Ces listes rappellent singulièrement d’autres listes qui ont été établies pendant la dernière guerre. Je ne partage pas les valeurs des dirigeants du Front national. Je les ai toujours combattus et je les combattrai encore.
Je ne dirais pas la même chose sur les électeurs et les électrices qui, pour beaucoup, témoignent d’une angoisse qu’il est nécessaire de prendre en compte.
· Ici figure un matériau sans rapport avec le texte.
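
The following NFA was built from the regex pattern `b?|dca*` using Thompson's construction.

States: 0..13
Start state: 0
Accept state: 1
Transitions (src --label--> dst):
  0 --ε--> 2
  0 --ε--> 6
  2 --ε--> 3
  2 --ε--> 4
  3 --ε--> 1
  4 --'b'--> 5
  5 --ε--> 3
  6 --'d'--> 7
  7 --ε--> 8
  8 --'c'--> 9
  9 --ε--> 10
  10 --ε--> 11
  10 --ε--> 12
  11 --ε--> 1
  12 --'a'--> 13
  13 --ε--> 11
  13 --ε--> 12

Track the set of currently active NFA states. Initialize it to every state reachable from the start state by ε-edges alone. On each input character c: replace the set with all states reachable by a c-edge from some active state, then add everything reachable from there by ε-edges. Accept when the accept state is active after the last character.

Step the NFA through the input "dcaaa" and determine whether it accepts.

Answer: ACCEPT

Trace:
S₀ = ε-closure({0}) = {0,1,2,3,4,6}
'd' @ 1: {7,8}
'c' @ 2: {1,9,10,11,12}  (accept∈set)
'a' @ 3: {1,11,12,13}  (accept∈set)
'a' @ 4: {1,11,12,13}  (accept∈set)
'a' @ 5: {1,11,12,13}  (accept∈set)
final: {1,11,12,13}; accept 1 in set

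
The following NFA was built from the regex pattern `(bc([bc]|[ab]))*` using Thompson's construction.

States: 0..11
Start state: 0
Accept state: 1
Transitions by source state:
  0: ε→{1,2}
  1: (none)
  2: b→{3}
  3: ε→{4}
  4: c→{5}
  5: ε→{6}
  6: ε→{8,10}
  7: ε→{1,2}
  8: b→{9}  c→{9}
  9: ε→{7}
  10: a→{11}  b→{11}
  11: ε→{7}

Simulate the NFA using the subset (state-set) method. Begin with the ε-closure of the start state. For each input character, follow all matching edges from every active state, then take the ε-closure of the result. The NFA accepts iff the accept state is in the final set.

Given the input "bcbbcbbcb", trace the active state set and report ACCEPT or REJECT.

initial (ε-close {0}): {0,1,2}
'b' @ 1: {3,4}
'c' @ 2: {5,6,8,10}
'b' @ 3: {1,2,7,9,11}  (accept∈set)
'b' @ 4: {3,4}
'c' @ 5: {5,6,8,10}
'b' @ 6: {1,2,7,9,11}  (accept∈set)
'b' @ 7: {3,4}
'c' @ 8: {5,6,8,10}
'b' @ 9: {1,2,7,9,11}  (accept∈set)
final: {1,2,7,9,11}; accept 1 in set

Answer: ACCEPT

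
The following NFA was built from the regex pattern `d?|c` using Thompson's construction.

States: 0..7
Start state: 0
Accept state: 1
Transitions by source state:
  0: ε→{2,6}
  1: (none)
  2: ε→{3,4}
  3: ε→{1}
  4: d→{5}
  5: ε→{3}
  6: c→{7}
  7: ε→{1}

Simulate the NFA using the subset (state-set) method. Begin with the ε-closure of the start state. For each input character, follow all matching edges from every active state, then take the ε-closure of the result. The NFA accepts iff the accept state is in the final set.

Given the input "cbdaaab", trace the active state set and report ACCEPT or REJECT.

Answer: REJECT

Trace:
S₀ = ε-closure({0}) = {0,1,2,3,4,6}
'c' @ 1: {1,7}  ✓accept
'b' @ 2: {}  — dead — no transitions
rest 'daaab' ignored (set empty)
final: {}; accept 1 not in set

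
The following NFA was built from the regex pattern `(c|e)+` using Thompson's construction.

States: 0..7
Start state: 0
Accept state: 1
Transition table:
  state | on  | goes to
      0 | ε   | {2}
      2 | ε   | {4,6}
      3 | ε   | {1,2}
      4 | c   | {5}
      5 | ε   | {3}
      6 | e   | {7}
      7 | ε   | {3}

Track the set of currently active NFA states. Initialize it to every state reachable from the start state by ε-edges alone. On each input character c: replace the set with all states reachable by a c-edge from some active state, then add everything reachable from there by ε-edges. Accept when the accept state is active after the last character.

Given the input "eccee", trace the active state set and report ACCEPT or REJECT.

start: ε-closure({0}) = {0,2,4,6}
'e' @ 1: {1,2,3,4,6,7}  [accepting]
'c' @ 2: {1,2,3,4,5,6}  [accepting]
'c' @ 3: {1,2,3,4,5,6}  [accepting]
'e' @ 4: {1,2,3,4,6,7}  [accepting]
'e' @ 5: {1,2,3,4,6,7}  [accepting]
final: {1,2,3,4,6,7}; accept 1 in set

Answer: ACCEPT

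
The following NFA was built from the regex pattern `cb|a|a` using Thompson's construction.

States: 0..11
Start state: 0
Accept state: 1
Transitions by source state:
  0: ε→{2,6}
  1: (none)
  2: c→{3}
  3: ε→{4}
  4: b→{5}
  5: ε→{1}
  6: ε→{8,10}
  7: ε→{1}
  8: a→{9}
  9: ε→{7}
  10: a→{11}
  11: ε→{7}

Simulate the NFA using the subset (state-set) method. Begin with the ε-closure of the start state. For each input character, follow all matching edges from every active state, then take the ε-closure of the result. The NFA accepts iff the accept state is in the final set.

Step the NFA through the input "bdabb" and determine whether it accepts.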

Entre les deux tours de la présidentielle, François Hollande ne s’y est d'ailleurs pas trompé puisqu’il s’est adressé à ces électeurs.
Il est naturel que nos candidats, sans perdre leur âme et sans oublier nos valeurs, puissent aborder des sujets fondamentaux qui structurent un pays : l’immigration, la justice, la sécurité, l’école.
Il n’est pas question de laisser ces thèmes au Front national. Ce sont des thèmes fondamentaux qui, souvent, n’ont pas été bien abordés parce que la gauche en interdisait l’accès. Il ne faut pas avoir peur d’en parler. C’est le silence qui permet à la voix de Marine Le Pen de se faire entendre.
Cette gauche « morale », moralisatrice, ne voit pas d’inconvénient à s’associer au Front de gauche souvent antisémite, souvent révolutionnaire, toujours excessif qui est loin, très loin, de représenter toutes les valeurs de la République.
Je ne suis pas pour que l'on favorise l’élection d’un membre du Front national, c’est évident. C’est peut-être moins évident pour la gauche qui va instiller une dose de proportionnelle et va faire siéger le Front national et le Front de gauche à l’Assemblée nationale au motif qu’il faut bien entendu que tout le monde y soit représenté.
Je ne suis favorable ni au désistement ni au front républicain, mais je m’interroge quand même sur la profondeur morale de notre gauche.